OK, here's something I'm going to get full-on preachy about. Every human needs a pastor. Theology professors need pastors. Sextons need pastors. Pastors' kids need pastors. Pastors' in-laws need pastors. Pastors' widowed mothers need pastors. Pastors' maiden uncles need pastors. Pastors need pastors. Popes--they who believe, teach, and confess themselves to be the Vicars of Christ on earth by divine right!--need and have pastors. See where I'm going with this?
That's right, the pastor's wife needs a pastor. For all the boo-hooing spent on this pseudo-conundrum, I am mystified that the totally obvious provision our Lord normingly and our Confessions normedly make for it is endlessly overlooked. Which is to say, "And I will give unto thee the keys of the kingdom of heaven: and whatsoever thou shalt bind on earth shall be bound in heaven: and whatsoever thou shalt loose on earth shall be loosed in heaven." What? No special asterisk here for that extra-special person, the pastor's wife? As usual, Bob Dylan said it best: "Everybody must get loosed*" (*or bound).

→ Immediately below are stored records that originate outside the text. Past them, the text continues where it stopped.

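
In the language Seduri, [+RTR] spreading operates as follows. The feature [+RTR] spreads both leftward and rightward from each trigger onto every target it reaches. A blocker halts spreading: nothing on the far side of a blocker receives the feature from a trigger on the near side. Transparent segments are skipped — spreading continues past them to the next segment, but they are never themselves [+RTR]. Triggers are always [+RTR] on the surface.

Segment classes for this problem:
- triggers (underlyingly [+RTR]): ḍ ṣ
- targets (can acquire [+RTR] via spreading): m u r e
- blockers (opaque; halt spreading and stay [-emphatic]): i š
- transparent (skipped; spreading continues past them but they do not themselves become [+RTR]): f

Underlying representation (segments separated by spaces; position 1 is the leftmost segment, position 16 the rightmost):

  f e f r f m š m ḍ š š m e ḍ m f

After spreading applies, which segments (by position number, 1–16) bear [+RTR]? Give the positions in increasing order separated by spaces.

8 9 12 13 14 15

From /ḍ/ at 9 rightward: 10 /š/ blocks.
From /ḍ/ at 9 leftward: 8 /m/ → [+RTR]; 7 /š/ blocks.
From /ḍ/ at 14 rightward: 15 /m/ → [+RTR]; 16 /f/ transparent; word edge.
From /ḍ/ at 14 leftward: 13 /e/ → [+RTR]; 12 /m/ → [+RTR]; 11 /š/ blocks.
Targets with no active source: positions 2 4 6 stay [-emphatic].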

I have not set out to say here that the pastor's wife's husband cannot be her pastor. Most of the time it is he who brings her God's Word of Law and Gospel, baptizes her children, and feeds her from our Lord's Altar. That's fairly straightforward most of the time. The place the pastor/husband thing is most likely to get tricky is the confessional. After all, against whom does the pastor's wife sin most? Whose sins are the second closest to the pastor, and therefore the second easiest and hardest for the pastor to judge?
Even yet I will not say that her husband cannot be her Father Confessor, for the complications I have cited are merely practical. He can be. Sometimes he should be or has to be. Sometimes she asks him to be. But often, he doesn't have to be, and often, this benefits both man and wife. Furthermore, the pastor needs a pastor, and here's where things really start coming together: the pastor and his wife and their kids can have the same pastor. They can go to confession as a family. Although it is still private, it is a pilgrimage of discipline they can make together, a blessed humility they can share, a divine comfort in which they can be united. And when the pastor's family needs someone to meet them at the hospital, to pray for them in their distress, they know whom to call: their dear pastor. Not just the guy at the next closest church or Dad's buddy or the circuit counselor no one else in the family knows. They can call a man who is Father to all of them.
If this doesn't sound right; if a Father Confessor isn't what the pastor's wife is looking for, then she's not looking for a pastor. She's looking for a therapist or a friend or a cheerleader. Any of those may be something she needs, and she would do well to secure them. But she definitely needs an ear to swallow her sins up in death and a voice to breath forgiveness and life into her, whether or not she feels she needs it or is comfortable with it. She definitely needs to make confession and hear her sins absolved, whether or not she perceives that confession will help her with her perceived problems. For her true problem is always sin, and the true cure is always Holy Absolution.
So, pastors' wives, get a pastor. Make sure your kids have a pastor. Your husband also needs a pastor.